As much as we like to limit screen time and video time, video games are another time when children practice self-control skills. Many games require a stop and think behavior control in order to navigate the site successfully and reach higher levels in the game. Children must learn to handle frustration and control their emotions in order to play most video games. I will be showing a short video that talks about self-control and gives specific examples. We will play a game requiring the children to demonstrate self-control in order to be successful at the tasks presented.
The following video will be shown in class.If you have questions requiring this topic, please do not hesitate to contact me.
click on the video icon
Final Summer Class
It has been a pleasure working with this group of students. In a short period of time, we have learned so much about one another! I hope each student will take the lessons and strategies they have been taught and apply them outside of the MES classroom!!

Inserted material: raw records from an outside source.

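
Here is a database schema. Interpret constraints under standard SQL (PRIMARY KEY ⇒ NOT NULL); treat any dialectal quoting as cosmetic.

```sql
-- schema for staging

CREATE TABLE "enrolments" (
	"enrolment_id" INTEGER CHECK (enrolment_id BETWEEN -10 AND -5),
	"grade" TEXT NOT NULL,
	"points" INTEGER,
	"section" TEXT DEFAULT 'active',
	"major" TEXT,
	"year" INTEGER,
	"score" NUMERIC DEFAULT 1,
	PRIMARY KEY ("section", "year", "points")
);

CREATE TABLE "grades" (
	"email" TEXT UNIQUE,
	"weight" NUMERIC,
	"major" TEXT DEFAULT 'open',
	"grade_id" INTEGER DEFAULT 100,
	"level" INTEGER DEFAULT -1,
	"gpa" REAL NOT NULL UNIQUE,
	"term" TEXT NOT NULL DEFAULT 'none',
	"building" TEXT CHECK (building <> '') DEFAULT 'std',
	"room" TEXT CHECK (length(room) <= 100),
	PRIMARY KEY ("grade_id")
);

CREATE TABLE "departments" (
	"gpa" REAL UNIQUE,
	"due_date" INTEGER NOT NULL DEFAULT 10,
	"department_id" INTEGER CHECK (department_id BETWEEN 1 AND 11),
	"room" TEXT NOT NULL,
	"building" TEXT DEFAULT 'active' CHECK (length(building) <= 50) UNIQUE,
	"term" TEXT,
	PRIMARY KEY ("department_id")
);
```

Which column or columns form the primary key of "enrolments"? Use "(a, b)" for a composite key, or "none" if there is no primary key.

A table-level PRIMARY KEY clause names 3 columns: section, year, points.
This is a composite key — the combination is unique, not each column individually.

(section, year, points)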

Having strong social skills takes high "Emotional Intelligence". Something that not all people have but EVERYONE can develop. Emotional Intelligence is made up of self awareness, self-regulation, social understanding, self-motivation, and empathy. During these sessions, we touched upon several of these areas and practiced the skills through games, conversations, and activities.
Enjoy this short fun video on Emotional Intelligence -
Fall classes begin on September 15th and I'm happy to see that some students will be returning! There are still a couple of spaces available so please reach out if you would like to reserve a spot. Again, groups will be kept to a minimum of 2 students but a maximum of 6. Temperatures will be taken, masks worn, hand sanitizer provided and we will continue to ask families to be mindful of travel, sickness, and refraining from attending if experiencing recent exposure to COVID.